O evento da Netflix em Paris reuniu mais de 300 jornalistas de todo o mundo e um grupo selecionado de 'social media influencers' (com Portugal representado pelos humoristas António Raminhos e Hugo Sousa). A marca que já opera em todo o mundo sublinha a importância de um serviço de streaming à escala global

João Miguel Salvador

João Miguel Salvador

em Paris

Jornalista

Reed Hastings, CEO da Netflix, trouxe os elencos das principais produções do serviço a Paris e guardou um espaço especial para as produções europeias: “Marseille”, “The Crown” e “Dark”. Há nomes fortes nos protagonistas das duas primeiras, como Gérard Depardieu, a interpretar um Presidente da Câmara na série passada no sul de França, e John Lithgow como Winston Churchill, na história da Rainha Isabel II, de Inglaterra. A aposta é alta, mas a Netflix está confiante. Sobre “Dark” pouco se sabe, mas os criadores já levantaram a ponta do véu.

A soalheira Marselha é ela própria uma personagem dentro da série e as dinâmicas do poder local francês são um dos temas centrais de uma série de que há muito se fala mas da qual pouco se sabia. Se a presença de Gérard Depardieu numa produção da Netflix parecia não passar de um rumor, acabou por verificar-se e o ator (agora russo) vai interpretar Robert Taro, um presidente da Câmara que terá de enfrentar o seu sucessor. O protagonista não esteve presente, mas a atriz que interpreta a sua mulher não lhe poupa elogios. “É uma personalidade fantástica”, conta Géraldine Pailhas, “e um profissional incrível”.

A construção da história partiu de Dan Franck, mas é Florent Siri quem transporta a ação para televisão. Não nos deixemos enganar. Apesar de uma “pretensão cinematográfica, esta é uma história muito real”, assegura Géraldine. Não que seja a realidade da cidade onde é gravada, mas assemelha-se a muitas das histórias do poder local em França e aborda grande parte dos problemas pelos quais as grandes cidades têm passado. “Há política, mas não é nenhum 'House of Cards'”, asseguram os responsáveis pela série, até porque vão além disso e falam de “dinâmicas familiares e de problemas sociais como a criminalidade ou a exclusão”. A 5 de maio tudo será revelado.

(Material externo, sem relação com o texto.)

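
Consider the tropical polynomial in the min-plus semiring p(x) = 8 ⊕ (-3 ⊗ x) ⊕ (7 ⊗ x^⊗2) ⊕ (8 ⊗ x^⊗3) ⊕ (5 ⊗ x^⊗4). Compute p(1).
p(1) = -2

A tropical monomial a ⊗ x^⊗i evaluates to a + i · x. Evaluating each term at x = 1:
  Term 0 contributes 8 + 0 · 1 = 8
  Term 1 contributes -3 + 1 · 1 = -2
  Term 2 contributes 7 + 2 · 1 = 9
  Term 3 contributes 8 + 3 · 1 = 11
  Term 4 contributes 5 + 4 · 1 = 9
p(1) = ⊕ of these = min[8, -2, 9, 11, 9] = -2.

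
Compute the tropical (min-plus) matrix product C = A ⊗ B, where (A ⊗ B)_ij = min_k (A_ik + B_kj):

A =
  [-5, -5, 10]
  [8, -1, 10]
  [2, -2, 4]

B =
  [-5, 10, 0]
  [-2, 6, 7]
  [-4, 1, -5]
A ⊗ B =
  [-10, 1, -5]
  [-3, 5, 5]
  [-4, 4, -1]

Apply the min-plus product entry-by-entry:
  C[0][0] = min over k of (A[0][0] + B[0][0] = -5 + -5 = -10, A[0][1] + B[1][0] = -5 + -2 = -7, A[0][2] + B[2][0] = 10 + -4 = 6) = -10 (attained at k = 0)
  C[0][1] = min over k of (A[0][0] + B[0][1] = -5 + 10 = 5, A[0][1] + B[1][1] = -5 + 6 = 1, A[0][2] + B[2][1] = 10 + 1 = 11) = 1 (attained at k = 1)
  C[0][2] = min over k of (A[0][0] + B[0][2] = -5 + 0 = -5, A[0][1] + B[1][2] = -5 + 7 = 2, A[0][2] + B[2][2] = 10 + -5 = 5) = -5 (attained at k = 0)
  C[1][0] = min over k of (A[1][0] + B[0][0] = 8 + -5 = 3, A[1][1] + B[1][0] = -1 + -2 = -3, A[1][2] + B[2][0] = 10 + -4 = 6) = -3 (attained at k = 1)
  C[1][1] = min over k of (A[1][0] + B[0][1] = 8 + 10 = 18, A[1][1] + B[1][1] = -1 + 6 = 5, A[1][2] + B[2][1] = 10 + 1 = 11) = 5 (attained at k = 1)
  C[1][2] = min over k of (A[1][0] + B[0][2] = 8 + 0 = 8, A[1][1] + B[1][2] = -1 + 7 = 6, A[1][2] + B[2][2] = 10 + -5 = 5) = 5 (attained at k = 2)
  C[2][0] = min over k of (A[2][0] + B[0][0] = 2 + -5 = -3, A[2][1] + B[1][0] = -2 + -2 = -4, A[2][2] + B[2][0] = 4 + -4 = 0) = -4 (attained at k = 1)
  C[2][1] = min over k of (A[2][0] + B[0][1] = 2 + 10 = 12, A[2][1] + B[1][1] = -2 + 6 = 4, A[2][2] + B[2][1] = 4 + 1 = 5) = 4 (attained at k = 1)
  C[2][2] = min over k of (A[2][0] + B[0][2] = 2 + 0 = 2, A[2][1] + B[1][2] = -2 + 7 = 5, A[2][2] + B[2][2] = 4 + -5 = -1) = -1 (attained at k = 2)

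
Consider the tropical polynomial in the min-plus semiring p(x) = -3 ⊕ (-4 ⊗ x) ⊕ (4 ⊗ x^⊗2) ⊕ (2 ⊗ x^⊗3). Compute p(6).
p(6) = -3

A tropical monomial a ⊗ x^⊗i evaluates to a + i · x. Evaluating each term at x = 6:
  Term 0 contributes -3 + 0 · 6 = -3
  Term 1 contributes -4 + 1 · 6 = 2
  Term 2 contributes 4 + 2 · 6 = 16
  Term 3 contributes 2 + 3 · 6 = 20
p(6) = ⊕ of these = min[-3, 2, 16, 20] = -3.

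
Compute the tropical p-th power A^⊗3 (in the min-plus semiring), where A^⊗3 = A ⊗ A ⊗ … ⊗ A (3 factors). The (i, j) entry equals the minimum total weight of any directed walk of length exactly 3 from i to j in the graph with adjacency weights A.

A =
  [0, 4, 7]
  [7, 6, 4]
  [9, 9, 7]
A^⊗3 =
  [0, 4, 7]
  [7, 11, 14]
  [9, 13, 16]

Each entry (A^⊗3)_ij equals the minimum over all length-3 walks i = v_0 → v_1 → … → v_3 = j of Σ_t A[v_t][v_{t+1}]. For example, for (i, j) = (0, 2) we minimise over 9 possible intermediate vertex sequences; the minimum is 7, attained along the walk 0 → 0 → 0 → 2.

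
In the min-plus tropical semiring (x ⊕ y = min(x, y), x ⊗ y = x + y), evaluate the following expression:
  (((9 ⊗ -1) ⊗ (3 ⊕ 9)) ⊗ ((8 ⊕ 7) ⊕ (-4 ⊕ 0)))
(((9 ⊗ -1) ⊗ (3 ⊕ 9)) ⊗ ((8 ⊕ 7) ⊕ (-4 ⊕ 0))) = 7

Expand innermost to outermost. Recall ⊕ takes the minimum of its arguments and ⊗ takes their sum. Working out the expression (((9 ⊗ -1) ⊗ (3 ⊕ 9)) ⊗ ((8 ⊕ 7) ⊕ (-4 ⊕ 0))) gives 7.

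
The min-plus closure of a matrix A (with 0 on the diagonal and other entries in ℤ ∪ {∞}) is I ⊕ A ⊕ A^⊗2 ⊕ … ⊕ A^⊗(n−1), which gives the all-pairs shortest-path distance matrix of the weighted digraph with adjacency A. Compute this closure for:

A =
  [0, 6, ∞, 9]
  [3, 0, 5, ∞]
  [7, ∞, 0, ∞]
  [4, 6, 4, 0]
Closure =
  [0, 6, 11, 9]
  [3, 0, 5, 12]
  [7, 13, 0, 16]
  [4, 6, 4, 0]

This is the Floyd-Warshall all-pairs shortest-path computation. For each intermediate vertex k = 0, 1, …, 3, update dist[i][j] ← min(dist[i][j], dist[i][k] + dist[k][j]). The final matrix gives, for each (i, j), the minimum total weight of any directed path from i to j (possibly empty when i = j).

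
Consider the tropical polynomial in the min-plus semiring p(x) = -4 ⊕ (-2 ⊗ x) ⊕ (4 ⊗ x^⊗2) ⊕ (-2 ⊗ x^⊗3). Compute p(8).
p(8) = -4

A tropical monomial a ⊗ x^⊗i evaluates to a + i · x. Evaluating each term at x = 8:
  Term 0 contributes -4 + 0 · 8 = -4
  Term 1 contributes -2 + 1 · 8 = 6
  Term 2 contributes 4 + 2 · 8 = 20
  Term 3 contributes -2 + 3 · 8 = 22
p(8) = ⊕ of these = min[-4, 6, 20, 22] = -4.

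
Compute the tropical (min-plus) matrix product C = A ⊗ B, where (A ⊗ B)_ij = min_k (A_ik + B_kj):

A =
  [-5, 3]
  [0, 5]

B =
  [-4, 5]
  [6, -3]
A ⊗ B =
  [-9, 0]
  [-4, 2]

Apply the min-plus product entry-by-entry:
  C[0][0] = min over k of (A[0][0] + B[0][0] = -5 + -4 = -9, A[0][1] + B[1][0] = 3 + 6 = 9) = -9 (attained at k = 0)
  C[0][1] = min over k of (A[0][0] + B[0][1] = -5 + 5 = 0, A[0][1] + B[1][1] = 3 + -3 = 0) = 0 (attained at k = 0)
  C[1][0] = min over k of (A[1][0] + B[0][0] = 0 + -4 = -4, A[1][1] + B[1][0] = 5 + 6 = 11) = -4 (attained at k = 0)
  C[1][1] = min over k of (A[1][0] + B[0][1] = 0 + 5 = 5, A[1][1] + B[1][1] = 5 + -3 = 2) = 2 (attained at k = 1)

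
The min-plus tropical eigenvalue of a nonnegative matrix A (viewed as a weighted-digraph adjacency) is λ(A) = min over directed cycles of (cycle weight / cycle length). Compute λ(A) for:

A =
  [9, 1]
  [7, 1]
λ(A) = 1

Enumerate directed cycles and compute their means (weight / length). Sample:
  cycle 0 → 0: weight = 9, length = 1, mean = 9/1 ≈ 9.000
  cycle 1 → 1: weight = 1, length = 1, mean = 1/1 ≈ 1.000
  cycle 0 → 1 → 0: weight = 8, length = 2, mean = 8/2 ≈ 4.000
  cycle 1 → 0 → 1: weight = 8, length = 2, mean = 8/2 ≈ 4.000
Minimum mean = 1.000, attained e.g. along the cycle 1 → 1 with weight 1 and length 1. So λ(A) = 1/1 = 1.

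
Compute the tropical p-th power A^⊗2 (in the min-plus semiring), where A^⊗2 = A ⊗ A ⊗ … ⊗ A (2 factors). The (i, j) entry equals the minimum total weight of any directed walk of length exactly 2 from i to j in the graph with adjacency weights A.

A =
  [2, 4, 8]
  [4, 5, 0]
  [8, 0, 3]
A^⊗2 =
  [4, 6, 4]
  [6, 0, 3]
  [4, 3, 0]

Each entry (A^⊗2)_ij equals the minimum over all length-2 walks i = v_0 → v_1 → … → v_2 = j of Σ_t A[v_t][v_{t+1}]. For example, for (i, j) = (0, 2) we minimise over 3 possible intermediate vertex sequences; the minimum is 4, attained along the walk 0 → 1 → 2.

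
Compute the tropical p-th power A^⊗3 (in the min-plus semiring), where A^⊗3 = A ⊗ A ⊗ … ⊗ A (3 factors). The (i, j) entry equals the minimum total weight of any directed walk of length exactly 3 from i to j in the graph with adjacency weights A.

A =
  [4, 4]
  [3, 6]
A^⊗3 =
  [11, 11]
  [10, 11]

Each entry (A^⊗3)_ij equals the minimum over all length-3 walks i = v_0 → v_1 → … → v_3 = j of Σ_t A[v_t][v_{t+1}]. For example, for (i, j) = (0, 1) we minimise over 4 possible intermediate vertex sequences; the minimum is 11, attained along the walk 0 → 1 → 0 → 1.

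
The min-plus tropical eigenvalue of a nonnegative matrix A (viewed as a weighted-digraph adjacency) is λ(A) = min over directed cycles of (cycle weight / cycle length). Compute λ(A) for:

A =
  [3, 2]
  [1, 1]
λ(A) = 1

Enumerate directed cycles and compute their means (weight / length). Sample:
  cycle 0 → 0: weight = 3, length = 1, mean = 3/1 ≈ 3.000
  cycle 1 → 1: weight = 1, length = 1, mean = 1/1 ≈ 1.000
  cycle 0 → 1 → 0: weight = 3, length = 2, mean = 3/2 ≈ 1.500
  cycle 1 → 0 → 1: weight = 3, length = 2, mean = 3/2 ≈ 1.500
Minimum mean = 1.000, attained e.g. along the cycle 1 → 1 with weight 1 and length 1. So λ(A) = 1/1 = 1.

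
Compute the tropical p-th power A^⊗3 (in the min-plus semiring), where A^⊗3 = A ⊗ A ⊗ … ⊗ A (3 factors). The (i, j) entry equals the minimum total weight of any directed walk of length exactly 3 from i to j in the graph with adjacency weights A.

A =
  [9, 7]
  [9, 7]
A^⊗3 =
  [23, 21]
  [23, 21]

Each entry (A^⊗3)_ij equals the minimum over all length-3 walks i = v_0 → v_1 → … → v_3 = j of Σ_t A[v_t][v_{t+1}]. For example, for (i, j) = (0, 1) we minimise over 4 possible intermediate vertex sequences; the minimum is 21, attained along the walk 0 → 1 → 1 → 1.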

THE CROWN. Peter Morgan reconstrói a história de Isabel II com Claire Foy, Matt Smith e John Lithgow como protagonistas

THE CROWN. Peter Morgan reconstrói a história de Isabel II com Claire Foy, Matt Smith e John Lithgow como protagonistas

d.r.

A JÓIA DA COROA

Para ver “The Crown” será preciso um pouco mais, porque a primeira temporada da série sobre o reinado de Isabel II apenas estará disponível a 4 de novembro, mas o criador e os protagonistas já terminaram as gravações. Peter Morgan, que já havia sido responsável pelo filme “A Rainha”, conta que a produção centrar-se-á em grande parte nas “dinâmicas entre o poder eleito e o poder herdado” e que isso constituiu “um dos maiores desafios, uma vez que as audiências do primeiro-ministro à Rainha são confidenciais e não existe qualquer documento que as explique”. Para construir uma série de época — a primeira temporada de “The Crown” centra-se nos primeiros dez anos de reinado — foi necessário constituir uma equipa de investigadores que passassem tudo a pente fino, “até porque não há qualquer contacto direto com a Família Real”.

A informação sobre a série surge a conta-gotas (com muitos embargos a atrapalharem as informações divulgadas), mas no trailer apresentado em exclusivo na Cité du Cinéma parisiense é possível perceber as principais dinâmicas do início do reinado de Isabel II — desde a morte do pai às primeiras decisões enquanto soberana —, passando pela altura em que o seu marido, o Príncipe Filipe, tem de ajoelhar-se perante a Rainha.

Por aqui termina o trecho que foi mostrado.